Dior reinvents Lewis Carroll’s Alice for the Brat era at Paris fashion week | Dior
R.His new year is his first new Moses: “Punk Alice”. At Dior’s Haute Couture show in ParisAnd Luis Carroll’s severe heroine got a turning in the twenty -first century. Alice imagines, from the reputation of wonders, but in the era of its naughty XCX, and with a wardrobe manually by the best tailors in Paris. There you start getting the picture.
Dantille of lace -backed snow lace is worn with a black silk -silk head covering. Alice’s socks are re -imagined as a lace leather wrestler. Its fake skirt has become a cage of bird cage, and its roller strips were complicated by the dog collar in the throat. In the front row, Pamela Anderson smiled under the dotted black veil, and Phil Venus Williams was shining in tightly wrapped braids. It was a fictional landscape that included black in the head covers and plants that spread the eyes as well as flowering embroidered throughout the walls, a stage located in Moussa Roden Park.
Escape is a diplomatic answer to the narrow place where many fashion designers find themselves now. DiorWhere the designer Maria Gratia Cheyuri explained her view of the world with a feminist logo shirts and called for diversity through long -term cooperation with Mumbai School of Craftsman, at the forefront of a decade in which progressive principles have become the lead in fashion.
With Trump’s second term turning into tectonic culture paintings, fashion feels pressure in order to fall into a line. When asked about the scenes before the presentation whether the policy affected this group, Cheyuri said it did not, but added that “fashion is a stadium for imagination. In your imagination, you can create for yourself the world you want to live in.”

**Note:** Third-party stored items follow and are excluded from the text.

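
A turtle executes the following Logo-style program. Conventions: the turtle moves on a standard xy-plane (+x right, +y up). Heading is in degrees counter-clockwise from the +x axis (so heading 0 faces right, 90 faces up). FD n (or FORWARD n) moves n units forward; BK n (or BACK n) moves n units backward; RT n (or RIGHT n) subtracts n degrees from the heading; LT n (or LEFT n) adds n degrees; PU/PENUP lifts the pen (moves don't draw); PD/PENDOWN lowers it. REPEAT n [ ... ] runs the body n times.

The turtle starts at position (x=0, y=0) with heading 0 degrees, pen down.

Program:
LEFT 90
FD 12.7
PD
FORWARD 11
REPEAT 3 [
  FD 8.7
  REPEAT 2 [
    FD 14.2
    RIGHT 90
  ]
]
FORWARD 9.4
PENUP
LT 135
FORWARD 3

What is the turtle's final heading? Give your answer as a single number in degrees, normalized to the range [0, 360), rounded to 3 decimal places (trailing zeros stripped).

Answer: 45

Derivation:
Executing turtle program step by step:
Start: pos=(0,0), heading=0, pen down
LT 90: heading 0 -> 90
FD 12.7: (0,0) -> (0,12.7) [heading=90, draw]
PD: pen down
FD 11: (0,12.7) -> (0,23.7) [heading=90, draw]
REPEAT 3 [
  -- iteration 1/3 --
  FD 8.7: (0,23.7) -> (0,32.4) [heading=90, draw]
  REPEAT 2 [
    -- iteration 1/2 --
    FD 14.2: (0,32.4) -> (0,46.6) [heading=90, draw]
    RT 90: heading 90 -> 0
    -- iteration 2/2 --
    FD 14.2: (0,46.6) -> (14.2,46.6) [heading=0, draw]
    RT 90: heading 0 -> 270
  ]
  -- iteration 2/3 --
  FD 8.7: (14.2,46.6) -> (14.2,37.9) [heading=270, draw]
  REPEAT 2 [
    -- iteration 1/2 --
    FD 14.2: (14.2,37.9) -> (14.2,23.7) [heading=270, draw]
    RT 90: heading 270 -> 180
    -- iteration 2/2 --
    FD 14.2: (14.2,23.7) -> (0,23.7) [heading=180, draw]
    RT 90: heading 180 -> 90
  ]
  -- iteration 3/3 --
  FD 8.7: (0,23.7) -> (0,32.4) [heading=90, draw]
  REPEAT 2 [
    -- iteration 1/2 --
    FD 14.2: (0,32.4) -> (0,46.6) [heading=90, draw]
    RT 90: heading 90 -> 0
    -- iteration 2/2 --
    FD 14.2: (0,46.6) -> (14.2,46.6) [heading=0, draw]
    RT 90: heading 0 -> 270
  ]
]
FD 9.4: (14.2,46.6) -> (14.2,37.2) [heading=270, draw]
PU: pen up
LT 135: heading 270 -> 45
FD 3: (14.2,37.2) -> (16.321,39.321) [heading=45, move]
Final: pos=(16.321,39.321), heading=45, 12 segment(s) drawn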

Dior in the headlights of the Vibi’s transformation. It appears as the best high wardrobe in Trump’s court, with skirt suits in a distinctive silhouette from the new Dior iconic appearance worn by Melania Trump on the election night, and Ivanka Trump at the opening ceremony, which was attended by Dirs. CEO, Dolphin Arnolt, and her billionaire Bernard.
Here, Chiuri exchanged the new appearance of the least fame of Dior’s history, when its function was held by a young Eve Saint Laurent, who presented a new table of tables consisting of pipdol dresses with a form of graphic A-Line lines except for ignoring the waist. This reference was combined to the late 1950s with the details that were borrowed from Alice Gothic, which was filmed in Dorothia Tanning Surrectional paintings. Her hair, which challenges gravity, and the lamps window, appeared from her skirts on the runway. Cyeryi said behind the scenes that she loves “the idea of nonsense.”

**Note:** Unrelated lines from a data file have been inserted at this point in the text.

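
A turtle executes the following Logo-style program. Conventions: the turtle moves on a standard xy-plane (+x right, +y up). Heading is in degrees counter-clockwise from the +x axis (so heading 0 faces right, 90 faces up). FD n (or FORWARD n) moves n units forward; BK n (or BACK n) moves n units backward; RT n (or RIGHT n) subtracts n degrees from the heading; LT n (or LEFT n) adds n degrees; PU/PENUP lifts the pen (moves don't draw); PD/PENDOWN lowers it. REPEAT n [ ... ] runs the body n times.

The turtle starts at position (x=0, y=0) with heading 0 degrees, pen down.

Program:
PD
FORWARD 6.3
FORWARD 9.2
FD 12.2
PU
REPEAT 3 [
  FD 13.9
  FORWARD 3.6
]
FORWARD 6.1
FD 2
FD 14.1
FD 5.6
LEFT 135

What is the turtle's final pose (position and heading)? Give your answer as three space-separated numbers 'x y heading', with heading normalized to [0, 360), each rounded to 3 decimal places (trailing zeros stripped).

Executing turtle program step by step:
Start: pos=(0,0), heading=0, pen down
PD: pen down
FD 6.3: (0,0) -> (6.3,0) [heading=0, draw]
FD 9.2: (6.3,0) -> (15.5,0) [heading=0, draw]
FD 12.2: (15.5,0) -> (27.7,0) [heading=0, draw]
PU: pen up
REPEAT 3 [
  -- iteration 1/3 --
  FD 13.9: (27.7,0) -> (41.6,0) [heading=0, move]
  FD 3.6: (41.6,0) -> (45.2,0) [heading=0, move]
  -- iteration 2/3 --
  FD 13.9: (45.2,0) -> (59.1,0) [heading=0, move]
  FD 3.6: (59.1,0) -> (62.7,0) [heading=0, move]
  -- iteration 3/3 --
  FD 13.9: (62.7,0) -> (76.6,0) [heading=0, move]
  FD 3.6: (76.6,0) -> (80.2,0) [heading=0, move]
]
FD 6.1: (80.2,0) -> (86.3,0) [heading=0, move]
FD 2: (86.3,0) -> (88.3,0) [heading=0, move]
FD 14.1: (88.3,0) -> (102.4,0) [heading=0, move]
FD 5.6: (102.4,0) -> (108,0) [heading=0, move]
LT 135: heading 0 -> 135
Final: pos=(108,0), heading=135, 3 segment(s) drawn

Answer: 108 0 135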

Dior It flourished under CheiuriSince 2016, HSBC recently estimated that revenues more than three times from 2.7 billion euros (2.3 billion pounds) in 2018 to 9 billion euros in 2023. Since it has a large segment of the American luxury market, Dior benefited from The last power of the dollar. with A new designer creates excitement About her great rival Chanel, however, there were continuous rumors of a change in Dior. Through this group-bubble, elegant and confusedly confused-Cheyuri usually spoke straightly clear answers.